Diffusion autoencoders (DAs) suffer from two key limitations: (1) generative performance is constrained by the fidelity of latent-variable modeling, and (2) jointly optimizing terminal constraints and input-dependent noise scheduling remains challenging. To address these, we propose DMZ—the first DA framework integrating a learnable, input-dependent forward diffusion process, enabling joint optimization of representation learning and generation efficiency under a unified objective. Our contributions include: (i) establishing a theoretical connection between DAs and learnable forward processes; (ii) designing a latent-variable selection mechanism and conditional modeling strategy to enhance domain transferability and enable few-step generation. Experiments demonstrate that DMZ significantly improves representation quality on downstream classification and cross-domain transfer tasks, while achieving high-fidelity generation in only 4–8 denoising steps—outperforming both standard diffusion models and VAE-based baselines across all metrics.

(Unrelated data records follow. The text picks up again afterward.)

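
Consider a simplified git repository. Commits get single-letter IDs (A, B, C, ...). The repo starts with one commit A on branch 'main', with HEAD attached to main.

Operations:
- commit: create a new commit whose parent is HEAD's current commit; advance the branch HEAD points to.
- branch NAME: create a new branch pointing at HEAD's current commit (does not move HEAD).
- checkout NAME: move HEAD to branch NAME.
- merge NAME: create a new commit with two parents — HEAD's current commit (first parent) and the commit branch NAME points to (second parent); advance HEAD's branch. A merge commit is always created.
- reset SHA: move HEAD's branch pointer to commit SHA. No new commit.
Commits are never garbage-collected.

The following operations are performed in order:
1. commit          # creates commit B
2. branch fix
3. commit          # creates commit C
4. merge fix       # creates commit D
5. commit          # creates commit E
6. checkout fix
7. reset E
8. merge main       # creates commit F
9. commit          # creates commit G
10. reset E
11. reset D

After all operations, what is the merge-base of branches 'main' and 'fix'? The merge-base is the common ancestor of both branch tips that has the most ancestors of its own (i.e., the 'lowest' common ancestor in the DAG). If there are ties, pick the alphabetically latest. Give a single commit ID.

Answer: D

Derivation:
After op 1 (commit): HEAD=main@B [main=B]
After op 2 (branch): HEAD=main@B [fix=B main=B]
After op 3 (commit): HEAD=main@C [fix=B main=C]
After op 4 (merge): HEAD=main@D [fix=B main=D]
After op 5 (commit): HEAD=main@E [fix=B main=E]
After op 6 (checkout): HEAD=fix@B [fix=B main=E]
After op 7 (reset): HEAD=fix@E [fix=E main=E]
After op 8 (merge): HEAD=fix@F [fix=F main=E]
After op 9 (commit): HEAD=fix@G [fix=G main=E]
After op 10 (reset): HEAD=fix@E [fix=E main=E]
After op 11 (reset): HEAD=fix@D [fix=D main=E]
ancestors(main=E): ['A', 'B', 'C', 'D', 'E']
ancestors(fix=D): ['A', 'B', 'C', 'D']
common: ['A', 'B', 'C', 'D']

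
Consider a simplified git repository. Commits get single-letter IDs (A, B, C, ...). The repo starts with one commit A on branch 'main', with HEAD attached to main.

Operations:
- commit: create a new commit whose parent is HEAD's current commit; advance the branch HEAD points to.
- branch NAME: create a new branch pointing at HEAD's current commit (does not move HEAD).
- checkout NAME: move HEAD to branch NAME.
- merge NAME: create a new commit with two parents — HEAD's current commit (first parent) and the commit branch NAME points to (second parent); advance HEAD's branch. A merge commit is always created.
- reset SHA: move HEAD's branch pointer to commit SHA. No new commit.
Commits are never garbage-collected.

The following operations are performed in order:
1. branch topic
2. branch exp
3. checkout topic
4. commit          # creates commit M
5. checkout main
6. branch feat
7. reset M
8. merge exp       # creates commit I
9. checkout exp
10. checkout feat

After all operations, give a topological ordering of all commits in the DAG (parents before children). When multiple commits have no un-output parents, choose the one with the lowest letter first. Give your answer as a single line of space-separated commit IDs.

Answer: A M I

Derivation:
After op 1 (branch): HEAD=main@A [main=A topic=A]
After op 2 (branch): HEAD=main@A [exp=A main=A topic=A]
After op 3 (checkout): HEAD=topic@A [exp=A main=A topic=A]
After op 4 (commit): HEAD=topic@M [exp=A main=A topic=M]
After op 5 (checkout): HEAD=main@A [exp=A main=A topic=M]
After op 6 (branch): HEAD=main@A [exp=A feat=A main=A topic=M]
After op 7 (reset): HEAD=main@M [exp=A feat=A main=M topic=M]
After op 8 (merge): HEAD=main@I [exp=A feat=A main=I topic=M]
After op 9 (checkout): HEAD=exp@A [exp=A feat=A main=I topic=M]
After op 10 (checkout): HEAD=feat@A [exp=A feat=A main=I topic=M]
commit A: parents=[]
commit I: parents=['M', 'A']
commit M: parents=['A']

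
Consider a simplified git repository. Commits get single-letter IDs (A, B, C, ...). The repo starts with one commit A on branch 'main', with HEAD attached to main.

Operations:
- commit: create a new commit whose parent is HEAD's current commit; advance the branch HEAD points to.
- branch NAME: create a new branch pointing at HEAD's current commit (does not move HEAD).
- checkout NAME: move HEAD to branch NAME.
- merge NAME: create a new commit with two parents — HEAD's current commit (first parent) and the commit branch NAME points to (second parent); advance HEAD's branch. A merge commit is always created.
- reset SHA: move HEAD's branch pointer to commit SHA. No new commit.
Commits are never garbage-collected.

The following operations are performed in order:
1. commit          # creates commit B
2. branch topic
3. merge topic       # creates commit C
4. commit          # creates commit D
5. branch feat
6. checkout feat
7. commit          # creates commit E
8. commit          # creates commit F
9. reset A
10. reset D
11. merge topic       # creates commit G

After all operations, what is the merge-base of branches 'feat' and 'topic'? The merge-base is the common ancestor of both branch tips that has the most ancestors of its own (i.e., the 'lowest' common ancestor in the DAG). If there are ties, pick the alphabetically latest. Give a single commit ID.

After op 1 (commit): HEAD=main@B [main=B]
After op 2 (branch): HEAD=main@B [main=B topic=B]
After op 3 (merge): HEAD=main@C [main=C topic=B]
After op 4 (commit): HEAD=main@D [main=D topic=B]
After op 5 (branch): HEAD=main@D [feat=D main=D topic=B]
After op 6 (checkout): HEAD=feat@D [feat=D main=D topic=B]
After op 7 (commit): HEAD=feat@E [feat=E main=D topic=B]
After op 8 (commit): HEAD=feat@F [feat=F main=D topic=B]
After op 9 (reset): HEAD=feat@A [feat=A main=D topic=B]
After op 10 (reset): HEAD=feat@D [feat=D main=D topic=B]
After op 11 (merge): HEAD=feat@G [feat=G main=D topic=B]
ancestors(feat=G): ['A', 'B', 'C', 'D', 'G']
ancestors(topic=B): ['A', 'B']
common: ['A', 'B']

Answer: B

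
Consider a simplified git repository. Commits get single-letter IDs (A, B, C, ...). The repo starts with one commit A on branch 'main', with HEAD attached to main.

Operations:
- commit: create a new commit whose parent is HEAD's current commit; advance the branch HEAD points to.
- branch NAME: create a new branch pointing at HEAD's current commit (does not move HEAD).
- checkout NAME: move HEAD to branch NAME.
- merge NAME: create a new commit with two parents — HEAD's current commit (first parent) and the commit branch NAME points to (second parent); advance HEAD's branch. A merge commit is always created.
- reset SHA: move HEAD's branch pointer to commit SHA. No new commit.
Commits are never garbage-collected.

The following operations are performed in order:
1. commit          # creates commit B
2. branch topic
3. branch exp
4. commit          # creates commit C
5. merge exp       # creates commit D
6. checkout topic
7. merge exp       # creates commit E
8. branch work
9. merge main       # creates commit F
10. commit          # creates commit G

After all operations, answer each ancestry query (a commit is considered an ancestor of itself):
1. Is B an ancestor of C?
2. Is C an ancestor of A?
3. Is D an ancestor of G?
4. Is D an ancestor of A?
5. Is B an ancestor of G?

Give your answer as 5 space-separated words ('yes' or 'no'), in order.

Answer: yes no yes no yes

Derivation:
After op 1 (commit): HEAD=main@B [main=B]
After op 2 (branch): HEAD=main@B [main=B topic=B]
After op 3 (branch): HEAD=main@B [exp=B main=B topic=B]
After op 4 (commit): HEAD=main@C [exp=B main=C topic=B]
After op 5 (merge): HEAD=main@D [exp=B main=D topic=B]
After op 6 (checkout): HEAD=topic@B [exp=B main=D topic=B]
After op 7 (merge): HEAD=topic@E [exp=B main=D topic=E]
After op 8 (branch): HEAD=topic@E [exp=B main=D topic=E work=E]
After op 9 (merge): HEAD=topic@F [exp=B main=D topic=F work=E]
After op 10 (commit): HEAD=topic@G [exp=B main=D topic=G work=E]
ancestors(C) = {A,B,C}; B in? yes
ancestors(A) = {A}; C in? no
ancestors(G) = {A,B,C,D,E,F,G}; D in? yes
ancestors(A) = {A}; D in? no
ancestors(G) = {A,B,C,D,E,F,G}; B in? yes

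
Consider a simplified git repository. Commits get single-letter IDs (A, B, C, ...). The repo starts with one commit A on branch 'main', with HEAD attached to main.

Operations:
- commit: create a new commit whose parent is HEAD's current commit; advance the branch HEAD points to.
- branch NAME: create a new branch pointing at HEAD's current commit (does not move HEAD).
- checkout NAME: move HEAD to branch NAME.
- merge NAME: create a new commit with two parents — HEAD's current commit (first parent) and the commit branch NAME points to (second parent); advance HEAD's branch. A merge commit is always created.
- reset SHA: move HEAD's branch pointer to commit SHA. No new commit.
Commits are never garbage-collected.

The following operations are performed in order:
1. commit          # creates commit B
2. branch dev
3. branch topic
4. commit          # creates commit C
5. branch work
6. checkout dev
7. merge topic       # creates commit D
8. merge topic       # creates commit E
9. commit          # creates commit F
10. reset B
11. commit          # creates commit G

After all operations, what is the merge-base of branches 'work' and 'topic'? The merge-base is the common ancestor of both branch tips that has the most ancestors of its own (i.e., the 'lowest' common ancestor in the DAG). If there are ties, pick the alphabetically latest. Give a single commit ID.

After op 1 (commit): HEAD=main@B [main=B]
After op 2 (branch): HEAD=main@B [dev=B main=B]
After op 3 (branch): HEAD=main@B [dev=B main=B topic=B]
After op 4 (commit): HEAD=main@C [dev=B main=C topic=B]
After op 5 (branch): HEAD=main@C [dev=B main=C topic=B work=C]
After op 6 (checkout): HEAD=dev@B [dev=B main=C topic=B work=C]
After op 7 (merge): HEAD=dev@D [dev=D main=C topic=B work=C]
After op 8 (merge): HEAD=dev@E [dev=E main=C topic=B work=C]
After op 9 (commit): HEAD=dev@F [dev=F main=C topic=B work=C]
After op 10 (reset): HEAD=dev@B [dev=B main=C topic=B work=C]
After op 11 (commit): HEAD=dev@G [dev=G main=C topic=B work=C]
ancestors(work=C): ['A', 'B', 'C']
ancestors(topic=B): ['A', 'B']
common: ['A', 'B']

Answer: B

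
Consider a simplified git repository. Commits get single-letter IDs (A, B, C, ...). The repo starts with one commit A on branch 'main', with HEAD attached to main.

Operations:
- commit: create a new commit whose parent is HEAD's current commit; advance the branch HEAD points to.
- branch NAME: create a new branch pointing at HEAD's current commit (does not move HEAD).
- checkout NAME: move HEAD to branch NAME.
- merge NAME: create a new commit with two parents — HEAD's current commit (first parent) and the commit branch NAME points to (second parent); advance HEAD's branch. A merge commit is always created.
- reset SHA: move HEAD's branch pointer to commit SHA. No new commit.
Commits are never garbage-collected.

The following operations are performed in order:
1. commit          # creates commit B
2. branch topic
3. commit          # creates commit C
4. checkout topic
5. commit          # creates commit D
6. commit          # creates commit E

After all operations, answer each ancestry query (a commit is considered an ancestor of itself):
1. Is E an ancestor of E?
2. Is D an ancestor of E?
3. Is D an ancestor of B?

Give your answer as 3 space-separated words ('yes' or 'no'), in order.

After op 1 (commit): HEAD=main@B [main=B]
After op 2 (branch): HEAD=main@B [main=B topic=B]
After op 3 (commit): HEAD=main@C [main=C topic=B]
After op 4 (checkout): HEAD=topic@B [main=C topic=B]
After op 5 (commit): HEAD=topic@D [main=C topic=D]
After op 6 (commit): HEAD=topic@E [main=C topic=E]
ancestors(E) = {A,B,D,E}; E in? yes
ancestors(E) = {A,B,D,E}; D in? yes
ancestors(B) = {A,B}; D in? no

Answer: yes yes no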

Diffusion autoencoders (DAs) are variants of diffusion generative models that use an input-dependent latent variable to capture representations alongside the diffusion process. These representations, to varying extents, can be used for tasks such as downstream classification, controllable generation, and interpolation. However, the generative performance of DAs relies heavily on how well the latent variables can be modelled and subsequently sampled from. Better generative modelling is also the primary goal of another class of diffusion models -- those that learn their forward (noising) process. While effective at adjusting the noise process in an input-dependent manner, they must satisfy additional constraints derived from the terminal conditions of the diffusion process. Here, we draw a connection between these two classes of models and show that certain design decisions (latent variable choice, conditioning method, etc.) in the DA framework -- leading to a model we term DMZ -- allow us to obtain the best of both worlds: effective representations as evaluated on downstream tasks, including domain transfer, as well as more efficient modelling and generation with fewer denoising steps compared to standard DMs.